In one game, Owen-Self had two steals, two assists and two rebounds.

So it’s still not remarkable that Owen-Self can take the floor. The remarkable thing about this story is it’s not remarkable at all.

“One of the most amazing things is you don’t even know she’s deaf,” White said. “It’s really amazing to watch her on the floor.”

White has a simple game plan and Owen-Self has been picking it up quickly. “She’s been able to pick it up through routine and consistency,” White said. “She was able to keep the routine.”

The other remarkable part of this story is the way that Owen-Self’s teammates have accepted her isn’t remarkable at all. Cole was quick to credit Owen-Self’s teammates for the way they have brought her into the fold and the social interaction they’ve had with her.

White said the team tried a little too hard at first, but quickly adapted. “It’s natural for people to try to overdo it,” he said.

The team has also learned from Owen-Self, White said. “She’s reminded us to love the game for the game,” he said.

“She’s reminded us to love one another and to respect the game. She’s taught us to overcome adversity naturally, to not force it, to just let it come.”

Owen-Self was born deaf and has been reading lips for a long time. “It takes 20 years to get good at reading lips,” Cole said.

While becoming “100 percent” able to read lips is “very difficult,” Ruff said, she also said “I think Chelsea has a gift.” Ruff also said short and simple sentences help when trying to read lips.

While Owen-Self can read lips, that’s obviously always not feasible on the basketball floor. “I can’t see the lips when people are standing in front,” she said.

But her teammates find ways to communicate with her. “I’m not good with sign language,” McSweeney said.

“She does like the hand motions,” said McSweeney about Owen-Self. “I can read her lips sometimes. I do movements, too.”

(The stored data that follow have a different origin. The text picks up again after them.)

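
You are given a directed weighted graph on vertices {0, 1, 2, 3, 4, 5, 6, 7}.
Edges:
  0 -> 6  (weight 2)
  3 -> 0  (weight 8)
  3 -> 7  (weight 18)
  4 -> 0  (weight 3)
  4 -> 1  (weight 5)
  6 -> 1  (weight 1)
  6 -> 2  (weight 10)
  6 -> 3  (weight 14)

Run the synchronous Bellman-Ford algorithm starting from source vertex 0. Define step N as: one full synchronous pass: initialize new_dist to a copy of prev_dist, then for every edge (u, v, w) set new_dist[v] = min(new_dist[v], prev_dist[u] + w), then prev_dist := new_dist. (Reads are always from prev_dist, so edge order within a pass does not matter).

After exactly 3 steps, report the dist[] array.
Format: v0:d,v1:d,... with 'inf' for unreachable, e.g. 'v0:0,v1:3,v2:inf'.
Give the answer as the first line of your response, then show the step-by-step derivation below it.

v0:0,v1:3,v2:12,v3:16,v4:inf,v5:inf,v6:2,v7:34

step 1: dist = v0:0,v1:inf,v2:inf,v3:inf,v4:inf,v5:inf,v6:2,v7:inf
step 2: dist = v0:0,v1:3,v2:12,v3:16,v4:inf,v5:inf,v6:2,v7:inf
step 3: dist = v0:0,v1:3,v2:12,v3:16,v4:inf,v5:inf,v6:2,v7:34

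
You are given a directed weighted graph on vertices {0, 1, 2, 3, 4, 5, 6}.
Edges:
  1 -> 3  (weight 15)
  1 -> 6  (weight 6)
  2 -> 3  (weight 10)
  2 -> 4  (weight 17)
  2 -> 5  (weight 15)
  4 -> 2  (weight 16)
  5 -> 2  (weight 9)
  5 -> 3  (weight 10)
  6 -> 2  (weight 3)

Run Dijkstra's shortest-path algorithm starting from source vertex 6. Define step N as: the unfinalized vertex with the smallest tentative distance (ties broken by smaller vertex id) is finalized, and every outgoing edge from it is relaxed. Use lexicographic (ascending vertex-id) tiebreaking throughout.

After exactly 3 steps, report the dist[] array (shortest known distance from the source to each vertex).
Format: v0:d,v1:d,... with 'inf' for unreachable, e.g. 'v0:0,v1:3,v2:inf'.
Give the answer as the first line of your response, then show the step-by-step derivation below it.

v0:inf,v1:inf,v2:3,v3:13,v4:20,v5:18,v6:0

step 1: dist = v0:inf,v1:inf,v2:3,v3:inf,v4:inf,v5:inf,v6:0
step 2: dist = v0:inf,v1:inf,v2:3,v3:13,v4:20,v5:18,v6:0
step 3: dist = v0:inf,v1:inf,v2:3,v3:13,v4:20,v5:18,v6:0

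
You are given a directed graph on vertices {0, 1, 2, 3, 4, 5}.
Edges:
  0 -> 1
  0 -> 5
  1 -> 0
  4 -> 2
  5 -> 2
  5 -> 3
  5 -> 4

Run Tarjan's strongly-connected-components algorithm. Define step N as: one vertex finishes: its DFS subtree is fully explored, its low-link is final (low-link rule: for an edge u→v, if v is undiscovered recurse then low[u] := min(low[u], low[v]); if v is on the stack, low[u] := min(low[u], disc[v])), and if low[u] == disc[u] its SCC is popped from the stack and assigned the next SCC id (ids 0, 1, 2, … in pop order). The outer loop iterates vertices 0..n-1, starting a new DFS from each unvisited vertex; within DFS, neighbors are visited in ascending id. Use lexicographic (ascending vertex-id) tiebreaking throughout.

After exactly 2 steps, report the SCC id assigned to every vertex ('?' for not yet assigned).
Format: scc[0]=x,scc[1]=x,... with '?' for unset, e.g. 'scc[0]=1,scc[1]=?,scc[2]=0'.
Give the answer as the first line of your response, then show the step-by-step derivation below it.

scc[0]=?,scc[1]=?,scc[2]=0,scc[3]=?,scc[4]=?,scc[5]=?

step 1: low=(low[0]=0,low[1]=0,low[2]=?,low[3]=?,low[4]=?,low[5]=?); scc=(scc[0]=?,scc[1]=?,scc[2]=?,scc[3]=?,scc[4]=?,scc[5]=?)
step 2: low=(low[0]=0,low[1]=0,low[2]=3,low[3]=?,low[4]=?,low[5]=2); scc=(scc[0]=?,scc[1]=?,scc[2]=0,scc[3]=?,scc[4]=?,scc[5]=?)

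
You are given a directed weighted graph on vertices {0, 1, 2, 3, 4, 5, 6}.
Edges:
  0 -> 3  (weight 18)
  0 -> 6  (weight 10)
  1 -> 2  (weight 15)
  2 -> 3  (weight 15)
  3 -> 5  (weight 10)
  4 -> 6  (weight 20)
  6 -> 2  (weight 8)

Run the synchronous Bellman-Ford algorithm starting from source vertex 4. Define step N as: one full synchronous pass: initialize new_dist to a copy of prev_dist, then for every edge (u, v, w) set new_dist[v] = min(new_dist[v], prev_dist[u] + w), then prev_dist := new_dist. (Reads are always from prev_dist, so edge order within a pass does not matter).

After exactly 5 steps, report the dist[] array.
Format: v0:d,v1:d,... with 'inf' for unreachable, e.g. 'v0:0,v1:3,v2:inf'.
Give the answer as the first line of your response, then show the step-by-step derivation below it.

v0:inf,v1:inf,v2:28,v3:43,v4:0,v5:53,v6:20

step 1: dist = v0:inf,v1:inf,v2:inf,v3:inf,v4:0,v5:inf,v6:20
step 2: dist = v0:inf,v1:inf,v2:28,v3:inf,v4:0,v5:inf,v6:20
step 3: dist = v0:inf,v1:inf,v2:28,v3:43,v4:0,v5:inf,v6:20
step 4: dist = v0:inf,v1:inf,v2:28,v3:43,v4:0,v5:53,v6:20
step 5: dist = v0:inf,v1:inf,v2:28,v3:43,v4:0,v5:53,v6:20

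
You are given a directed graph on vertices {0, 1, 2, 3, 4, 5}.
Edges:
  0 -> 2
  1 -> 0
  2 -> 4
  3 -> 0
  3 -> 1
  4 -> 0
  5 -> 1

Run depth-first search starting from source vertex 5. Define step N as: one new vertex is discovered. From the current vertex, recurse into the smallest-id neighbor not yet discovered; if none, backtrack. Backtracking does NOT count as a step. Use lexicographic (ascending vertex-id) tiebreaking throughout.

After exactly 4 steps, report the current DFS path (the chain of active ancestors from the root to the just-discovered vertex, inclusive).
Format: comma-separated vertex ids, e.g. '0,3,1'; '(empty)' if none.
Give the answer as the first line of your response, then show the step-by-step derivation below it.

5,1,0,2

step 1: discover 5; path=5; order=5
step 2: discover 1; path=5>1; order=5,1
step 3: discover 0; path=5>1>0; order=5,1,0
step 4: discover 2; path=5>1>0>2; order=5,1,0,2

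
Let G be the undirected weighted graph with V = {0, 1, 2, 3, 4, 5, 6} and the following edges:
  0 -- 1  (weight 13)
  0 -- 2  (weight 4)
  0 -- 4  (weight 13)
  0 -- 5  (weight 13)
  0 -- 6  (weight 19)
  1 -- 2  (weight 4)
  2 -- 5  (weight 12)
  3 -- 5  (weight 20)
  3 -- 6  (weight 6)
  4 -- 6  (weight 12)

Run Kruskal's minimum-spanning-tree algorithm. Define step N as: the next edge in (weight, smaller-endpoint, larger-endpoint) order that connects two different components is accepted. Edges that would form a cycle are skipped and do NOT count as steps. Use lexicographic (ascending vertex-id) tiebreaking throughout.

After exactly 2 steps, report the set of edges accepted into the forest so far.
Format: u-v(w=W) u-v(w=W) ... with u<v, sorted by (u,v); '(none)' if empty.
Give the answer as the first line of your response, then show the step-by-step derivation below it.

0-2(w=4) 1-2(w=4)

step 1: add edge 0-2 (w=4); MST = {0-2(w=4)}
step 2: add edge 1-2 (w=4); MST = {0-2(w=4) 1-2(w=4)}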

Cole described Owen-Self as “very visual,” which helps her communicate. The player that may have the biggest challenge when communicating with Owen-Self on the floor is point guard Sophia Raphael.

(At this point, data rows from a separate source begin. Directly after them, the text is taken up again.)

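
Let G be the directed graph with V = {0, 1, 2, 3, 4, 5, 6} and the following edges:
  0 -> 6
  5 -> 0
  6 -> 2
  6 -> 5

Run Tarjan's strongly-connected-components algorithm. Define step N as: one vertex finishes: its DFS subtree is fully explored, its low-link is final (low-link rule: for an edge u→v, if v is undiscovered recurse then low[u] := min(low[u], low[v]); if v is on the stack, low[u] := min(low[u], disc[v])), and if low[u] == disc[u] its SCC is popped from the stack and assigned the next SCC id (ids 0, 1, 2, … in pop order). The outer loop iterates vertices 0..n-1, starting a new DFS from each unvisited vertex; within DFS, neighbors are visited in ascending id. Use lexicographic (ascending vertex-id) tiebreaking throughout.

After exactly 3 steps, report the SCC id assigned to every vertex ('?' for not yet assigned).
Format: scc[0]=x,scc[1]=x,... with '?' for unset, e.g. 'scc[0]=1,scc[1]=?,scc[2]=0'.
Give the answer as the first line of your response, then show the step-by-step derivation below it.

scc[0]=?,scc[1]=?,scc[2]=0,scc[3]=?,scc[4]=?,scc[5]=?,scc[6]=?

step 1: low=(low[0]=0,low[1]=?,low[2]=2,low[3]=?,low[4]=?,low[5]=?,low[6]=1); scc=(scc[0]=?,scc[1]=?,scc[2]=0,scc[3]=?,scc[4]=?,scc[5]=?,scc[6]=?)
step 2: low=(low[0]=0,low[1]=?,low[2]=2,low[3]=?,low[4]=?,low[5]=0,low[6]=1); scc=(scc[0]=?,scc[1]=?,scc[2]=0,scc[3]=?,scc[4]=?,scc[5]=?,scc[6]=?)
step 3: low=(low[0]=0,low[1]=?,low[2]=2,low[3]=?,low[4]=?,low[5]=0,low[6]=0); scc=(scc[0]=?,scc[1]=?,scc[2]=0,scc[3]=?,scc[4]=?,scc[5]=?,scc[6]=?)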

“It would only be natural that she would have a pretty tight relationship with Sophia,” White said.

Raphael said it’s a challenge to signal the plays instead of shouting them out. “Sometimes they knock me off balance and they steal the ball from me,” she said. “It’s difficult, but it’s not too difficult that I can’t do it.

“Only having one had to dribble with has definitely helped me. It makes me more aware of the defender.”

While she understands the challenges involved, Cole said she hopes that what her granddaughter is doing encourages the deaf and hearing impaired to participate more in sports and extra-curricular activites. Cole is quick to not how helpful Carson High has been to her granddaughter.

“She’s been given many opportunities at Carson High to try out and participate,” Cole said. “That’s the biggest reason why this has opened up to her.”

White knows one thing for sure about Owen-Self. “Seh belongs at Carson on the JV girls basketball team.”